Thank you for the very detailed analysis. Comments inline.
On 7/15/22 7:12 PM, David Rowley wrote:
On Sat, 16 Jul 2022 at 10:40, Jonathan S. Katz <jk...@postgresql.org> wrote:What I find interesting is the resistance to adding any documentation around this feature to guide users in case they hit the regression. I understand it can be difficult to provide guidance on issues related to adjusting work_mem, but even just a hint in the release notes to say "if you see a performance regression you may need to adjust work_mem" would be helpful. This would help people who are planning upgrades to at least know what to watch out for.Looking back at the final graph in the blog [1], l see that work_mem is a pretty surprising GUC. I'm sure many people would expect that setting work_mem to some size that allows the sort to be entirely done in RAM would be the fastest way. And that does appear to be the case, as 16GB was the only setting which allowed that. However, I bet it would surprise many people to see that 8GB wasn't 2nd fastest. Even 128MB was faster than 8GB!
Yeah that is interesting. And while some of those settings are less likely in the wild, I do think we are going to see larger and larger "work_mem" settings as instance sizes continue to grow. That said, your PG15 benchmarks are overall faster than the PG14, and that is what I am looking at in the context of this release.
Most likely that's because the machine I tested that on has lots of RAM spare for kernel buffers which would allow all that disk activity for batching not actually to cause physical reads or writes. I bet that would have looked different if I'd run a few concurrent sorts with 128MB of work_mem. They'd all be competing for kernel buffers in that case. So I agree with Andres here. It seems weird to me to try to document this new thing that I caused when we don't really make any attempt to document all the other weird stuff with work_mem.
I can't argue with this.My note on the documentation was primarily around to seeing countless user issues post-upgrade where queries that "once performed well no longer do so." I want to ensure that our users at least have a starting point to work on resolving the issues, even if they end up being very nuanced.

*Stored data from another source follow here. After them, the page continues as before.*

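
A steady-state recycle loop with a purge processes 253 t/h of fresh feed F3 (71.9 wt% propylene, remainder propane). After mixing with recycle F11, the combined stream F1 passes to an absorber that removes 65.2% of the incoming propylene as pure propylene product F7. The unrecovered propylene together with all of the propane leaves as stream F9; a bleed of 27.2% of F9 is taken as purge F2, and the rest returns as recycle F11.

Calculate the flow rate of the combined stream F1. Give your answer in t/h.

505 t/h

propane enters only via F3 and leaves only via the purge: 253×0.281 = 0.272×(propane in F9), and the absorber passes all propane, so propane in F1 = propane in F9 = 261.37 t/h.
propylene in F1: m_A = 253×0.719 + (1−0.272)·(1−0.652)·m_A, so m_A = 181.91/0.7467 = 243.63 t/h.
F1 = 243.63 + 261.37 = 505 t/h.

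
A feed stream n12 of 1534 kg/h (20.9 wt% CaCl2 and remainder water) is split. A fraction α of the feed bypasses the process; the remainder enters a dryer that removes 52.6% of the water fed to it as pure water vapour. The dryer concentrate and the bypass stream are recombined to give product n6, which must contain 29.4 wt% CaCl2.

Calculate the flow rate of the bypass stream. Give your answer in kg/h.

All 1534×0.209 = 320.61 kg/h of CaCl2 reaches n6, so n6 = 320.61/0.294 = 1090.5 kg/h and vapour = 443.5 kg/h.
The evaporator receives (1−α)·1534 of feed at 0.791 water and removes 0.526 of that water:
0.526×0.791×(1−α)×1534 = 443.5
(1−α) = 443.5/638.25 = 0.6949;  α = 0.3051.
Bypass flow = 0.3051×1534 = 468.06 kg/h.

468.1 kg/h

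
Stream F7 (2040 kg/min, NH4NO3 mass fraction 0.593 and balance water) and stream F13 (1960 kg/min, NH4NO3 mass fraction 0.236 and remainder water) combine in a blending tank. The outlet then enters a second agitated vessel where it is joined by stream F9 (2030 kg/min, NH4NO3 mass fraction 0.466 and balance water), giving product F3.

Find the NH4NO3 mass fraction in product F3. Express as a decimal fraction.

Overall, product flow = 6030 kg/min.
NH4NO3 in = 2040×0.593 + 1960×0.236 + 2030×0.466 = 2618.3 kg/min.
NH4NO3 fraction in F3 = 0.434.

0.434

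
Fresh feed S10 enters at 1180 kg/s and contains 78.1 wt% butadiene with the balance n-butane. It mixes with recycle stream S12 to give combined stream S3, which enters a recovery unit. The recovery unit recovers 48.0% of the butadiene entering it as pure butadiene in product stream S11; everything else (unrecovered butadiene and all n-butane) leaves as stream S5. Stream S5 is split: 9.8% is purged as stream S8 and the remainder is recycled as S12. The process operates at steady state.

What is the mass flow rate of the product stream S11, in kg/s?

833.1 kg/s

butadiene in S3: m_A = 1180×0.781 + (1−0.098)·(1−0.480)·m_A, so m_A = 921.58/0.5310 = 1735.7 kg/s.
Product S11 = 0.480×1735.7 = 833.13 kg/s.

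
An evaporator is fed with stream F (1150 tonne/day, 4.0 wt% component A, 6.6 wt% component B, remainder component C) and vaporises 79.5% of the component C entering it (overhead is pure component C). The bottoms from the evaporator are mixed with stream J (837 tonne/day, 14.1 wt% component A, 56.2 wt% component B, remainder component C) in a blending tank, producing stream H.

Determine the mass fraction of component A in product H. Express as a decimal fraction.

Vapour removed = 0.795×0.894×1150 = 817.34 tonne/day; concentrate = 332.66 tonne/day.
component A reaching the mixer = 46 (from concentrate) + 837×0.141 = 164.02 tonne/day.
Product flow = 332.66 + 837 = 1169.7 tonne/day; component A fraction = 0.1402.

0.1402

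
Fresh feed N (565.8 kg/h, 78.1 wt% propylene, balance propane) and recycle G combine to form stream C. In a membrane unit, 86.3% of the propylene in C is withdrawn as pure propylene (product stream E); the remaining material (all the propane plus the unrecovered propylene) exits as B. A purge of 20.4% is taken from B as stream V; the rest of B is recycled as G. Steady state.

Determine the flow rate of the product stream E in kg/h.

428 kg/h

propylene in C: m_A = 565.8×0.781 + (1−0.204)·(1−0.863)·m_A, so m_A = 441.89/0.8909 = 495.98 kg/h.
Product E = 0.863×495.98 = 428.03 kg/h.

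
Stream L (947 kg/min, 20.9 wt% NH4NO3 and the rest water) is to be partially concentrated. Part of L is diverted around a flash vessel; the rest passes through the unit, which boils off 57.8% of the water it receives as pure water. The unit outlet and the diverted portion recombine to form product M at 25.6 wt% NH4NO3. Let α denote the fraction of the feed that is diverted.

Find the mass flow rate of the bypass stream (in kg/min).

All 947×0.209 = 197.92 kg/min of NH4NO3 reaches M, so M = 197.92/0.256 = 773.14 kg/min and vapour = 173.86 kg/min.
The evaporator receives (1−α)·947 of feed at 0.791 water and removes 0.578 of that water:
0.578×0.791×(1−α)×947 = 173.86
(1−α) = 173.86/432.97 = 0.4016;  α = 0.5984.
Bypass flow = 0.5984×947 = 566.72 kg/min.

566.7 kg/min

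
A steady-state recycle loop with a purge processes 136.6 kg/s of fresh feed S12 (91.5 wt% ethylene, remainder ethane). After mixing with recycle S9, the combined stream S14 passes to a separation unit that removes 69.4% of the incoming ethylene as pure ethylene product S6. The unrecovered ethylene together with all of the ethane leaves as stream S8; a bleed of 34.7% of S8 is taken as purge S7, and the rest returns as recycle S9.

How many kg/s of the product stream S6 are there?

108.4 kg/s

ethylene in S14: m_A = 136.6×0.915 + (1−0.347)·(1−0.694)·m_A, so m_A = 124.99/0.8002 = 156.2 kg/s.
Product S6 = 0.694×156.2 = 108.4 kg/s.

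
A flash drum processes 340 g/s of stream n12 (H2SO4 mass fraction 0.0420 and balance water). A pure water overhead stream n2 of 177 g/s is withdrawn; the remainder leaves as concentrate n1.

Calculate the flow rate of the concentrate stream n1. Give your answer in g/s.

Concentrate = 340 − 177 = 163 g/s.

163 g/s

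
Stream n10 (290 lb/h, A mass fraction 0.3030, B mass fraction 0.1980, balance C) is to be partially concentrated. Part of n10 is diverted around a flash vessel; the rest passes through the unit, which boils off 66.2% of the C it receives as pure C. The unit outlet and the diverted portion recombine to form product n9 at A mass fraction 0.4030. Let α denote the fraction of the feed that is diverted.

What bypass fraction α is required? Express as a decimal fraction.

All 290×0.303 = 87.87 lb/h of A reaches n9, so n9 = 87.87/0.403 = 218.04 lb/h and vapour = 71.96 lb/h.
The evaporator receives (1−α)·290 of feed at 0.499 C and removes 0.662 of that C:
0.662×0.499×(1−α)×290 = 71.96
(1−α) = 71.96/95.798 = 0.7512;  α = 0.2488.

0.249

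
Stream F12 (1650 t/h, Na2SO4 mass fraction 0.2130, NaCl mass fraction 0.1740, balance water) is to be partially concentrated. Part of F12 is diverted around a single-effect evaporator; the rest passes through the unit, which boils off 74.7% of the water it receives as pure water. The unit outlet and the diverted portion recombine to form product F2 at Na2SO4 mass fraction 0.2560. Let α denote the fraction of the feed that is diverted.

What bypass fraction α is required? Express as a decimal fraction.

0.633

All 1650×0.213 = 351.45 t/h of Na2SO4 reaches F2, so F2 = 351.45/0.256 = 1372.9 t/h and vapour = 277.15 t/h.
The evaporator receives (1−α)·1650 of feed at 0.613 water and removes 0.747 of that water:
0.747×0.613×(1−α)×1650 = 277.15
(1−α) = 277.15/755.55 = 0.3668;  α = 0.6332.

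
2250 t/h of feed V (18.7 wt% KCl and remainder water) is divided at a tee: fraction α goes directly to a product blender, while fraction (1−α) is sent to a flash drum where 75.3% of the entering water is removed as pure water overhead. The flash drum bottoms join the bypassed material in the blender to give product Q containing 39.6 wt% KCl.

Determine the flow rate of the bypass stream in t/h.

All 2250×0.187 = 420.75 t/h of KCl reaches Q, so Q = 420.75/0.396 = 1062.5 t/h and vapour = 1187.5 t/h.
The evaporator receives (1−α)·2250 of feed at 0.813 water and removes 0.753 of that water:
0.753×0.813×(1−α)×2250 = 1187.5
(1−α) = 1187.5/1377.4 = 0.8621;  α = 0.1379.
Bypass flow = 0.1379×2250 = 310.24 t/h.

310.2 t/h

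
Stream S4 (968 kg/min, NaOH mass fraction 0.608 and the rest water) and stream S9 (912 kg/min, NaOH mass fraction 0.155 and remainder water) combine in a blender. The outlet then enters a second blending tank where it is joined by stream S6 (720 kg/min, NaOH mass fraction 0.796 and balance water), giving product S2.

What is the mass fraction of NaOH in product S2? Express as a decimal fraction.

Overall, product flow = 2600 kg/min.
NaOH in = 968×0.608 + 912×0.155 + 720×0.796 = 1303 kg/min.
NaOH fraction in S2 = 0.501.

0.501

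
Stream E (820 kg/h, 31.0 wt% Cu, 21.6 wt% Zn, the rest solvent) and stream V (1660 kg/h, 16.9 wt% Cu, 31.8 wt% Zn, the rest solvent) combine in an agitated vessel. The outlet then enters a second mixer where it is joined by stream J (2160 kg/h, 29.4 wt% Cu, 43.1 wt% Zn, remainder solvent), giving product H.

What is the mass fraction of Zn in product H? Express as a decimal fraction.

0.353

Overall, product flow = 4640 kg/h.
Zn in = 820×0.216 + 1660×0.318 + 2160×0.431 = 1636 kg/h.
Zn fraction in H = 0.353.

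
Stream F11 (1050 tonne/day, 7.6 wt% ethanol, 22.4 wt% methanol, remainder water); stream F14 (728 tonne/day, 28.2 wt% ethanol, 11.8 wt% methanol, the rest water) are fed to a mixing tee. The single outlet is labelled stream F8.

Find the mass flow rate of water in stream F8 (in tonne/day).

water out = water in = 1050×0.700 + 728×0.600 = 1171.8 tonne/day.

1172 tonne/day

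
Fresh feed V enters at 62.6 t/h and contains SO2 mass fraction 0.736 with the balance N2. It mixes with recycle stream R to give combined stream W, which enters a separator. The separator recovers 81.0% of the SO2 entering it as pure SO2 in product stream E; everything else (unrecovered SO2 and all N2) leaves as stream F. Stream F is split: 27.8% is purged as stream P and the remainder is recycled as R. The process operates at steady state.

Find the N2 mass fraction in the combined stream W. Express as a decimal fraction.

0.527

N2 enters only via V and leaves only via the purge: 62.6×0.264 = 0.278×(N2 in F), and the separator passes all N2, so N2 in W = N2 in F = 59.447 t/h.
SO2 in W: m_A = 62.6×0.736 + (1−0.278)·(1−0.810)·m_A, so m_A = 46.074/0.8628 = 53.399 t/h.
W = 53.399 + 59.447 = 112.85 t/h.
N2 fraction in W = 59.447/112.85 = 0.527.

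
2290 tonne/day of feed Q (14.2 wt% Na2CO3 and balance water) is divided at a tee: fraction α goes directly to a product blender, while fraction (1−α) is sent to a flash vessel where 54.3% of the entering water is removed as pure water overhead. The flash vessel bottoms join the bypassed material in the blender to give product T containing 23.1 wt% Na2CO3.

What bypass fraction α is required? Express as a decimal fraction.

0.173

All 2290×0.142 = 325.18 tonne/day of Na2CO3 reaches T, so T = 325.18/0.231 = 1407.7 tonne/day and vapour = 882.29 tonne/day.
The evaporator receives (1−α)·2290 of feed at 0.858 water and removes 0.543 of that water:
0.543×0.858×(1−α)×2290 = 882.29
(1−α) = 882.29/1066.9 = 0.8270;  α = 0.1730.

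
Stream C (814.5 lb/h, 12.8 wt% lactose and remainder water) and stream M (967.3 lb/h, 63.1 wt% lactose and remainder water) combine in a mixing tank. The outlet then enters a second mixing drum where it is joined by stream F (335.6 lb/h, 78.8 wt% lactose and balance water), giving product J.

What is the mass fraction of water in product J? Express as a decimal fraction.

0.538

Overall, product flow = 2117.4 lb/h.
water in = 814.5×0.872 + 967.3×0.369 + 335.6×0.212 = 1138.3 lb/h.
water fraction in J = 0.538.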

Perhaps a next step (and a separate step from this) is to assess the guidance we give on the upgrade page[1] about some common things they should check for. Then we can have the "boilerplate" there.
I think the problem can actually be worse with work_mem sizes in regards to hash tables. The probing phase of a hash join causes memory access patterns that the CPU cannot determine which can result in poor performance when the hash table size is larger than the CPU's L3 cache size. If you have fast enough disks, it seems realistic that given the right workload (most likely much more than 1 probe per bucket) that you could also get better performance by having lower values of work_mem. If we're going to document the generic context anomaly then we should go all out and document all of the above, plus all the other weird stuff I've not thought of. However, I think, short of having an actual patch to review, it might be better to leave it until someone can come up with some text that's comprehensive enough to be worthy of reading. I don't think I could do the topic justice. I'm also not sure any wisdom we write about this would be of much use in the real world given that its likely concurrency has a larger effect, and we don't have much ability to control that.
Understood. I don't think that is fair to ask for this release, but don't sell your short on explaining the work_mem nuances.
FWIW, I think it would be better for us just to solve these problems in code instead. Having memory gating to control the work_mem from a pool and teaching sort about CPU caches might be better than explaining to users that tuning work_mem is hard.
+1. Again thank you for taking the time for the thorough explanation and of course, working on the patch and fixes.